Auto loan interest rates are a complicated matter determined by complex equations. In addition to your personal credit history, they take into account market trends, the nature of the vehicle that you are buying, and the terms of the loan itself. Because interest rates are so specific and fluctuate over time, it is nearly impossible to tell you what a good interest rate is without knowing all of the details of the sale. However, there is some general interest rate information that can help you in finding the best deal possible.
Your credit score is the single largest factor in auto loan interest rates that you have direct control over. If you are unfamiliar with how your credit score works, then there are lots of resources out there that will explain the subject in depth. The basic idea is that if you have a history of borrowing money and paying it back on time, then lenders will consider you a safe investment and will be more willing to lend you money at lower rates. The higher your credit score, the lower the interest rate you can expect, but you should be able to find acceptable financing as long as your score is in at least the 600s.

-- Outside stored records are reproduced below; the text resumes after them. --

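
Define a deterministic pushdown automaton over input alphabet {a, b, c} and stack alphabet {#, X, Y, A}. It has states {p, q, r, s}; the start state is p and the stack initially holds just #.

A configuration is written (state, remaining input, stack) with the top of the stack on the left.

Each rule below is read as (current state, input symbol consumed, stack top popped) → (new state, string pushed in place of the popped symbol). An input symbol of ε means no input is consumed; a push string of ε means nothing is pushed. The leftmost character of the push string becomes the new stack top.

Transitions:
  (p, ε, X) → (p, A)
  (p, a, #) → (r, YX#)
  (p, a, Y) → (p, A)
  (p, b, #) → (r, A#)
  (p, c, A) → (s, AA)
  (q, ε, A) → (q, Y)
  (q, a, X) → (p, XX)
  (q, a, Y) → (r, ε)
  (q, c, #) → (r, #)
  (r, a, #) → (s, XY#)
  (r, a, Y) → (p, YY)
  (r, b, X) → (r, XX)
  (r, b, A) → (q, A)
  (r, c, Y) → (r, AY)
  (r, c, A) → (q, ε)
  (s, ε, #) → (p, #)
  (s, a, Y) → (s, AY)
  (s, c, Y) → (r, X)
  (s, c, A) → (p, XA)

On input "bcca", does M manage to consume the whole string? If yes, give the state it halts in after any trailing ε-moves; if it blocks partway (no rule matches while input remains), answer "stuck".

s

(p, bcca, #) ⊢ (r, cca, A#) ⊢ (q, ca, #) ⊢ (r, a, #) ⊢ (s, ε, XY#)
All input consumed; M is in state s.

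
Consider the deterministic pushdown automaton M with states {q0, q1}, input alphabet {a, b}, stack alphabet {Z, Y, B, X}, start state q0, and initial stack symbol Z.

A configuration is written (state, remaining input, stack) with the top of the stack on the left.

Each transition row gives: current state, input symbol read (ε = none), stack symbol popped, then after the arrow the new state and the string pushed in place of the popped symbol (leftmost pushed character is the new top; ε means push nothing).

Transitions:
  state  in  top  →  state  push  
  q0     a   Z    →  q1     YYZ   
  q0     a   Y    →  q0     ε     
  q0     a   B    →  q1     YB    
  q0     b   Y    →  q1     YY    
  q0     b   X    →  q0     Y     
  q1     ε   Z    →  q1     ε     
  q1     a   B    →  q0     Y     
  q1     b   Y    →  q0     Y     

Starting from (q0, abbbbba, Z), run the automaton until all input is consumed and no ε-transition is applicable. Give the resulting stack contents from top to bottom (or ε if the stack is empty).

(q0, abbbbba, Z) ⊢ (q1, bbbbba, YYZ) ⊢ (q0, bbbba, YYZ) ⊢ (q1, bbba, YYYZ) ⊢ (q0, bba, YYYZ) ⊢ (q1, ba, YYYYZ) ⊢ (q0, a, YYYYZ) ⊢ (q0, ε, YYYZ)
All input consumed in state q0 with stack YYYZ.

YYYZ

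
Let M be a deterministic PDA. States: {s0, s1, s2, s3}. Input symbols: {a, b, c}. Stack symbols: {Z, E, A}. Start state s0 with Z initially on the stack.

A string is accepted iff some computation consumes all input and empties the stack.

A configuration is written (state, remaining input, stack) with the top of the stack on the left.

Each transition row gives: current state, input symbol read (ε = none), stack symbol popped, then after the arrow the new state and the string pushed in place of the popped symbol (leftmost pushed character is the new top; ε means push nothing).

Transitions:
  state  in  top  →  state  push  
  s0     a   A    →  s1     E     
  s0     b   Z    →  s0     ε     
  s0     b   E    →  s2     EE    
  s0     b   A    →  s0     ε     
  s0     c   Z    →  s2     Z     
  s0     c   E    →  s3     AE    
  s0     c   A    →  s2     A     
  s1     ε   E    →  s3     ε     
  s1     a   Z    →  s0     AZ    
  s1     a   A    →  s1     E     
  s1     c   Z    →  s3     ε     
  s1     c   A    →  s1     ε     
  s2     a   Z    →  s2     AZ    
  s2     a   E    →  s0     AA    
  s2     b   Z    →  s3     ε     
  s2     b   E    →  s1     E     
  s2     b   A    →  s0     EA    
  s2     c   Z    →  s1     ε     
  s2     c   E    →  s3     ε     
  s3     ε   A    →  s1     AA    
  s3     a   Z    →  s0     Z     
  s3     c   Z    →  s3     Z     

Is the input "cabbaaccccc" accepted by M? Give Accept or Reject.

(s0, cabbaaccccc, Z)
  read c, top Z: go to s2, push Z → (s2, abbaaccccc, Z)
  read a, top Z: go to s2, push AZ → (s2, bbaaccccc, AZ)
  read b, top A: go to s0, push EA → (s0, baaccccc, EAZ)
  read b, top E: go to s2, push EE → (s2, aaccccc, EEAZ)
  read a, top E: go to s0, push AA → (s0, accccc, AAEAZ)
  read a, top A: go to s1, push E → (s1, ccccc, EAEAZ)
  ε-move, top E: go to s3, push ε → (s3, ccccc, AEAZ)
  ε-move, top A: go to s1, push AA → (s1, ccccc, AAEAZ)
  read c, top A: go to s1, push ε → (s1, cccc, AEAZ)
  read c, top A: go to s1, push ε → (s1, ccc, EAZ)
  ε-move, top E: go to s3, push ε → (s3, ccc, AZ)
  ε-move, top A: go to s1, push AA → (s1, ccc, AAZ)
  read c, top A: go to s1, push ε → (s1, cc, AZ)
  read c, top A: go to s1, push ε → (s1, c, Z)
  read c, top Z: go to s3, push ε → (s3, ε, ε)
All input consumed and the stack is empty.

Accept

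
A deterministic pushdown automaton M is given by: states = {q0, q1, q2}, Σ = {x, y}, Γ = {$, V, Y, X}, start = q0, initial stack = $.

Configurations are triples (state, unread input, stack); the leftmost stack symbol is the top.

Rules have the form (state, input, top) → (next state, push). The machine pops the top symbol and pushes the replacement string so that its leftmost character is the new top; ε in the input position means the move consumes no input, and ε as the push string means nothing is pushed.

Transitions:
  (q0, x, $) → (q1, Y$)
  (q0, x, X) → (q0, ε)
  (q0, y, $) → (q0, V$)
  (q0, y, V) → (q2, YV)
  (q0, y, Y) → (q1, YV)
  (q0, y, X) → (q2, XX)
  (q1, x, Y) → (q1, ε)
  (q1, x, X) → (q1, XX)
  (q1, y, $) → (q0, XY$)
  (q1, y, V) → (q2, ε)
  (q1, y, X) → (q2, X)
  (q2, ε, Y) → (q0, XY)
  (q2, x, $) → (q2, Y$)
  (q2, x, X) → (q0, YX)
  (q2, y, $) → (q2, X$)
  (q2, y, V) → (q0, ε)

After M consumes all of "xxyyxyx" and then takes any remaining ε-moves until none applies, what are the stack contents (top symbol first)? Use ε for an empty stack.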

Interest rates will also depend heavily on the type of vehicle and loan. Generally speaking, new vehicles are eligible for lower interest rates than used vehicles because a new car is a more valuable and more consistent collateral. While the difference is not usually large and is commonly around 0.25%, it may still be enough to convince you to upgrade from a year old Certified Pre-Owned car to the latest model. If you are planning to get quotes from lenders before buying, try to include the models that you are looking at to get the most accurate information.

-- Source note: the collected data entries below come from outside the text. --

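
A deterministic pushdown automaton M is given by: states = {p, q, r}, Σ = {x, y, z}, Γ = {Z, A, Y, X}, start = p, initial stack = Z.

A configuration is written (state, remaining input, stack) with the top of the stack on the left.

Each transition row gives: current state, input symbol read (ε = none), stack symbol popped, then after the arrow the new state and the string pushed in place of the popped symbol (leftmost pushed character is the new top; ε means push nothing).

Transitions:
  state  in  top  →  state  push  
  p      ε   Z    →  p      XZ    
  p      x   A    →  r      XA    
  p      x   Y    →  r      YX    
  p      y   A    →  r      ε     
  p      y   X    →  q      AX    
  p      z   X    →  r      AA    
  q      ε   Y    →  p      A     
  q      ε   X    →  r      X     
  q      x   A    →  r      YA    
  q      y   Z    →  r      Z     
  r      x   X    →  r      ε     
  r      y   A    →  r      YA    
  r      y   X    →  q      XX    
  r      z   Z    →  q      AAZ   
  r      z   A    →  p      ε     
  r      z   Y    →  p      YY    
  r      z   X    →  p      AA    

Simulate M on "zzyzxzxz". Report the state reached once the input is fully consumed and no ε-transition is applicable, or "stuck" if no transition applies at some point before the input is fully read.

p

(p, zzyzxzxz, Z)
  ε-move, top Z: go to p, push XZ → (p, zzyzxzxz, XZ)
  read z, top X: go to r, push AA → (r, zyzxzxz, AAZ)
  read z, top A: go to p, push ε → (p, yzxzxz, AZ)
  read y, top A: go to r, push ε → (r, zxzxz, Z)
  read z, top Z: go to q, push AAZ → (q, xzxz, AAZ)
  read x, top A: go to r, push YA → (r, zxz, YAAZ)
  read z, top Y: go to p, push YY → (p, xz, YYAAZ)
  read x, top Y: go to r, push YX → (r, z, YXYAAZ)
  read z, top Y: go to p, push YY → (p, ε, YYXYAAZ)
All input consumed; M is in state p.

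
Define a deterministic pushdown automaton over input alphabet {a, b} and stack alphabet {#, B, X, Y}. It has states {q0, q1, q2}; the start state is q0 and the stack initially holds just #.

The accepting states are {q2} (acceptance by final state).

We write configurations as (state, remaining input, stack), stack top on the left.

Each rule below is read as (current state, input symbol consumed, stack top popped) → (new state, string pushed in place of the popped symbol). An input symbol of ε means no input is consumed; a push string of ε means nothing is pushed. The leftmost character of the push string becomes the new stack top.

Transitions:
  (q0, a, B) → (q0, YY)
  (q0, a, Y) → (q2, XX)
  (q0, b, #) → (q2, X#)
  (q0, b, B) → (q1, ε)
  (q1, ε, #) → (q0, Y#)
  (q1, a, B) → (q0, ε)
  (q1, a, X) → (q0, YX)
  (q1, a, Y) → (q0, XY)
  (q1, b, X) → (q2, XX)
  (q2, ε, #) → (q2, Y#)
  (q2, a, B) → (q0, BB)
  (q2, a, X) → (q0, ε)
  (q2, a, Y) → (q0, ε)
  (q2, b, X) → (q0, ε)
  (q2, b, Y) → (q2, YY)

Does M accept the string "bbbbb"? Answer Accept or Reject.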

Another factor to keep in mind is that almost no one actually receives the best-advertised interest rates. So even if you see lenders advertising interest rates of under 3%, that does not mean a hypothetical 4.5% interest rate loan that you are being offered is a bad deal. In fact, a 4.5% interest rate is noticeably lower than the average auto loan interest rate for buyers with excellent credit scores. This difference between ideal and actual interest rates does complicate knowing what is a good offer, and is part of the reason why you should consult with experts when setting up car financing.

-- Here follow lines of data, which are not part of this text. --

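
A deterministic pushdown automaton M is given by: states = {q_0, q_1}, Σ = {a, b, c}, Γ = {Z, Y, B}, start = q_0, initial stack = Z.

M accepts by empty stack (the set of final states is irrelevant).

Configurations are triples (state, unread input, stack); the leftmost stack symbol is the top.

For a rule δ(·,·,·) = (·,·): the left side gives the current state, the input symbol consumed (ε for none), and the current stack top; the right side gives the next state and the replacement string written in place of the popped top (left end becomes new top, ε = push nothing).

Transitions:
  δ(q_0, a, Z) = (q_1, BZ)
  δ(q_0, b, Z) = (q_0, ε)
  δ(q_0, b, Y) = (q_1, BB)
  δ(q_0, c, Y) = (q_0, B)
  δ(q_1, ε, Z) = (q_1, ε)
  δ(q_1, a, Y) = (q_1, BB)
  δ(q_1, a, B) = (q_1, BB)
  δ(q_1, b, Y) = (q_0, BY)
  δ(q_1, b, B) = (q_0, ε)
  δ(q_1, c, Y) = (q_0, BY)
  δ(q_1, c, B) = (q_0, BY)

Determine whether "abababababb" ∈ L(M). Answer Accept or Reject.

Accept

(q_0, abababababb, Z)
  read a, top Z: go to q_1, push BZ → (q_1, bababababb, BZ)
  read b, top B: go to q_0, push ε → (q_0, ababababb, Z)
  read a, top Z: go to q_1, push BZ → (q_1, babababb, BZ)
  read b, top B: go to q_0, push ε → (q_0, abababb, Z)
  read a, top Z: go to q_1, push BZ → (q_1, bababb, BZ)
  read b, top B: go to q_0, push ε → (q_0, ababb, Z)
  read a, top Z: go to q_1, push BZ → (q_1, babb, BZ)
  read b, top B: go to q_0, push ε → (q_0, abb, Z)
  read a, top Z: go to q_1, push BZ → (q_1, bb, BZ)
  read b, top B: go to q_0, push ε → (q_0, b, Z)
  read b, top Z: go to q_0, push ε → (q_0, ε, ε)
All input consumed and the stack is empty.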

Get the Assistance You Need
While it is possible to shop for car loans yourself, and the internet has made it easier than ever before, the best route is still to get assistance from your dealership finance team. These professionals have considerable expertise in the area and regularly work with dozens of different lenders to find the best financing for their customers’ needs. Not only does this allow you to find a good interest rate more quickly, a dealership finance department’s familiarity with the market can allow them to find deals that you were not aware of.
In order to have a baseline for comparison, it can still be a good idea to get a quote or two for yourself before heading to the dealership. If you are unfamiliar with the process, it will likely take you far longer to navigate on your own than it would if you find assistance. Consulting with a skilled dealership finance team can save you considerable time and money when setting up financing. Financing a new car does not have to be complex if you get the assistance that you need.